A few other observations:

1.  The numbers expecting the parties to make a sincere effort to work with each other were higher than I expected. 
2.  Just after the 2016 election, 58% expected Trump to make an effort to work with the Democrats, which was somewhat ahead of the number who expected the Republicans in Congress to work with the Democrats.  That might be because in 2016, many people saw Trump as a "dealmaker" rather than a traditional conservative, or it may be that there is a tendency to have hopes for a new president.  
3.  It's not possible to be sure, but it seems that the questions that asked about the future produced more positive responses than those that asked about the past.
4.  Following from the previous points, it's unfortunate that this question hasn't been asked since 2016--I would like to see how expectations have changed.

[Data from the Roper Center for Public Opinion Research]

Friday, February 2, 2024

Republicans and reality

 If you go by the standard statistics, the economy is doing very well--unemployment remains low, inflation and interest rates are coming down, the stock market is rising.  Yet the public still isn't impressed, although ratings have been improving recently.  Paul Krugman suggests that the reason is politics--that Republicans have rated the economy as bad ever since Joe Biden took office, and have continued to do so even as economic conditions have improved.  He says that Republican "beliefs are nearly impervious to reality."  

The Michigan Consumer Surveys have a monthly "index of consumer sentiment" which goes back to the 1940s.  Since April 2017, they have regularly asked people about their party identification.  The figure shows consumer sentiment by party during the Trump administration:


There wasn't much variation among either Democrats or Republicans until Covid hit in early 2020 and ratings declined among both before rising a little in the fall.  I count January 2021 as the beginning of the Biden administration, so changes in the last two months are probably a response to the election results.  Through October 2020, the correlation between Democratic and Republican ratings is about 0.9.  

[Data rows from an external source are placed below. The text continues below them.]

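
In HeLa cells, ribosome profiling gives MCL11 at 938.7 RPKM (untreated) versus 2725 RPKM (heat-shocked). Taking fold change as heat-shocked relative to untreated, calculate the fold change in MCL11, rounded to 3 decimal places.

2.903

Fold change = 2725 / 938.7 = 2.9030
MCL11 is upregulated.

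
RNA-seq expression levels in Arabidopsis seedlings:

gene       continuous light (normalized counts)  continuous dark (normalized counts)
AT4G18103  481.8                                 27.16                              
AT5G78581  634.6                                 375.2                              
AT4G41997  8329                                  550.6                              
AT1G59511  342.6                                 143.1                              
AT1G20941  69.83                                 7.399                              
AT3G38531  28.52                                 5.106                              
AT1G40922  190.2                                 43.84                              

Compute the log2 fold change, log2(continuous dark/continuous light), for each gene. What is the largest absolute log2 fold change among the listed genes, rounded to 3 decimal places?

4.149

log2(27.16/481.8) = -4.149  (AT4G18103)
log2(375.2/634.6) = -0.758  (AT5G78581)
log2(550.6/8329) = -3.919  (AT4G41997)
log2(143.1/342.6) = -1.260  (AT1G59511)
log2(7.399/69.83) = -3.238  (AT1G20941)
log2(5.106/28.52) = -2.482  (AT3G38531)
log2(43.84/190.2) = -2.117  (AT1G40922)
The largest magnitude belongs to AT4G18103.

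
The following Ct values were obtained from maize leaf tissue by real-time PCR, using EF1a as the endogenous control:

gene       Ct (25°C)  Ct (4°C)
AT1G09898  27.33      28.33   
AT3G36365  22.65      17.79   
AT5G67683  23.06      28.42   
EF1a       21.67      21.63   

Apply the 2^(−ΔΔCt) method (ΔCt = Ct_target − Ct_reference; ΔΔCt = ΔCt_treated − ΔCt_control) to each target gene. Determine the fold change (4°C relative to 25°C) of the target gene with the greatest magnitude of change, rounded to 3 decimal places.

AT1G09898: ΔΔCt = (28.33−21.63) − (27.33−21.67) = 6.70 − 5.66 = 1.04; fold change = 2^-1.04 = 0.486
AT3G36365: ΔΔCt = (17.79−21.63) − (22.65−21.67) = -3.84 − 0.98 = -4.82; fold change = 2^4.82 = 28.246
AT5G67683: ΔΔCt = (28.42−21.63) − (23.06−21.67) = 6.79 − 1.39 = 5.40; fold change = 2^-5.40 = 0.024
AT5G67683 has the largest |ΔΔCt| = 5.40.

0.024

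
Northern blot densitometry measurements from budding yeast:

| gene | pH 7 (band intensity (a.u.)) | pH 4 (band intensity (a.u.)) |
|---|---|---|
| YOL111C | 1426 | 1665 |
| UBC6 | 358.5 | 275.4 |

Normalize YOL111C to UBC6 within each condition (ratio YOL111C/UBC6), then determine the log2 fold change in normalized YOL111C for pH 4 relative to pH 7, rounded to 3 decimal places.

YOL111C/UBC6 (pH 7) = 1426 / 358.5 = 3.9777
YOL111C/UBC6 (pH 4) = 1665 / 275.4 = 6.0458
Fold change = 6.0458 / 3.9777 = 1.5199
log2(1.5199) = 0.6040

0.604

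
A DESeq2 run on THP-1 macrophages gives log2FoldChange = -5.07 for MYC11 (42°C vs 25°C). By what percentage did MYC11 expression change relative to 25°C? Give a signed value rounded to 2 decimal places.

-97.02%

Fold change = 2^(-5.07) = 0.0298
Percent change = (FC − 1) × 100% = (0.0298 − 1) × 100 = -97.02%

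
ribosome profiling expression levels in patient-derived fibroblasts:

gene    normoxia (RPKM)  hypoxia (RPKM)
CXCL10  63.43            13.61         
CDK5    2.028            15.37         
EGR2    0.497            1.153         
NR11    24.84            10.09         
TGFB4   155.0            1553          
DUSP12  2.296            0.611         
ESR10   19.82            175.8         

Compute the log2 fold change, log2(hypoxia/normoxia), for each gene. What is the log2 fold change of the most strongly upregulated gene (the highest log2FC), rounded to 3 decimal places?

3.325

log2(13.61/63.43) = -2.220  (CXCL10)
log2(15.37/2.028) = 2.922  (CDK5)
log2(1.153/0.497) = 1.214  (EGR2)
log2(10.09/24.84) = -1.300  (NR11)
log2(1553/155.0) = 3.325  (TGFB4)
log2(0.611/2.296) = -1.910  (DUSP12)
log2(175.8/19.82) = 3.149  (ESR10)
TGFB4 is most strongly upregulated.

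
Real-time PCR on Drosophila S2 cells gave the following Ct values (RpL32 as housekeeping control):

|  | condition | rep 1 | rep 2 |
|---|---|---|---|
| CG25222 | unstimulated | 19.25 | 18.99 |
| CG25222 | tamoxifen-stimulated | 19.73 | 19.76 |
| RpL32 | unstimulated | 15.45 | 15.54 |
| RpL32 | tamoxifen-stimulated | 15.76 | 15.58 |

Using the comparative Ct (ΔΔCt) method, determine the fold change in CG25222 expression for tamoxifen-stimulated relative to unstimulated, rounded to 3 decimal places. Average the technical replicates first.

0.732

Mean Ct: CG25222 unstimulated 19.120; CG25222 tamoxifen-stimulated 19.745; RpL32 unstimulated 15.495; RpL32 tamoxifen-stimulated 15.670
ΔCt(unstimulated) = 19.120 − 15.495 = 3.625
ΔCt(tamoxifen-stimulated) = 19.745 − 15.670 = 4.075
ΔΔCt = 4.075 − 3.625 = 0.450
Fold change = 2^(−0.450) = 0.7320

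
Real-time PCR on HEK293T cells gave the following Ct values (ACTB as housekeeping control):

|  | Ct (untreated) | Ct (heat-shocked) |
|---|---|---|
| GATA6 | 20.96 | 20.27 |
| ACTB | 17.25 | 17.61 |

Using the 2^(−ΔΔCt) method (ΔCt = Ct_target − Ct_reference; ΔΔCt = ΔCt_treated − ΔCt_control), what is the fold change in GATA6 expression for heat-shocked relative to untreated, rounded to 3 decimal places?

2.071

ΔCt(untreated) = 20.960 − 17.250 = 3.710
ΔCt(heat-shocked) = 20.270 − 17.610 = 2.660
ΔΔCt = 2.660 − 3.710 = -1.050
Fold change = 2^(−(-1.050)) = 2^1.050 = 2.0705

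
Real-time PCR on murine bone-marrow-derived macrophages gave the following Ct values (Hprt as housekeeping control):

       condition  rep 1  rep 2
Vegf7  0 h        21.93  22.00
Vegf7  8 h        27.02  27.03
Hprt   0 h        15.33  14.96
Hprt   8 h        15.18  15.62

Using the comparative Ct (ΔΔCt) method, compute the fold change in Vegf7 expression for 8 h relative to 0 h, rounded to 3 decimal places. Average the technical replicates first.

Mean Ct: Vegf7 0 h 21.965; Vegf7 8 h 27.025; Hprt 0 h 15.145; Hprt 8 h 15.400
ΔCt(0 h) = 21.965 − 15.145 = 6.820
ΔCt(8 h) = 27.025 − 15.400 = 11.625
ΔΔCt = 11.625 − 6.820 = 4.805
Fold change = 2^(−4.805) = 0.0358

0.036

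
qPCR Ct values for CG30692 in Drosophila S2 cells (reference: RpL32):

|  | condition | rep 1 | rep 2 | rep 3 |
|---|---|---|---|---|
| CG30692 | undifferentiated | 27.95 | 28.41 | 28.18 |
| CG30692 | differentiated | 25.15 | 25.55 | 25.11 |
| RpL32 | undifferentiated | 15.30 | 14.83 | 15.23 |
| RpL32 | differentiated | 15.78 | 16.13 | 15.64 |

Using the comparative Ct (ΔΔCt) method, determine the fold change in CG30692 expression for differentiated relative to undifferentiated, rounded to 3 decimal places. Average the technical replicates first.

Mean Ct: CG30692 undifferentiated 28.180; CG30692 differentiated 25.270; RpL32 undifferentiated 15.120; RpL32 differentiated 15.850
ΔCt(undifferentiated) = 28.180 − 15.120 = 13.060
ΔCt(differentiated) = 25.270 − 15.850 = 9.420
ΔΔCt = 9.420 − 13.060 = -3.640
Fold change = 2^(−(-3.640)) = 2^3.640 = 12.4666

12.467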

During the Biden administration:

Ratings diverged in the first few months and Democrats became more positive and Republicans became more negative--since the summer of 2021 they have tracked each other pretty closely.  Over the course of the Biden administration, the correlation has been about 0.75.  That is, Republicans and Democrats responded to reality in similar ways during both administrations (and to similar degrees--the standard deviations were about the same).  Of course, politics make a difference--Democrats were more favorable under Biden and Republicans were more favorable under Trump.  It's possible that the change of administration had more impact on Republicans--this seems to be the case for beliefs about crime rates and the prospects of the next generation.  But it's hard to say, because economic conditions also changed substantially between late 2020 and mid-2021:  unemployment fell but inflation rose.  

The general point is that negative perceptions aren't just Republican partisanship:  something was making Democrats feel worse about the economy between mid-2021 and mid-2022.  



And something has made Republicans feel better since mid-2022:


 That still leaves the question of why views were so negative in mid-2022, and are still pretty negative despite recent improvement.  In August 2022, unemployment was 3.7%, annual inflation was 8.2%, and the index was 53.2.  In November 1973, unemployment was worse (4.8%), inflation was essentially the same (8.3%), but the index was twenty points higher (76.5).  I'd say that the two most plausible explanations are (a) a general shift towards more negative assessments, maybe because of more negative media coverage and (b) a stronger reaction to the inflation of the 2020s because it came suddenly and people weren't used to it.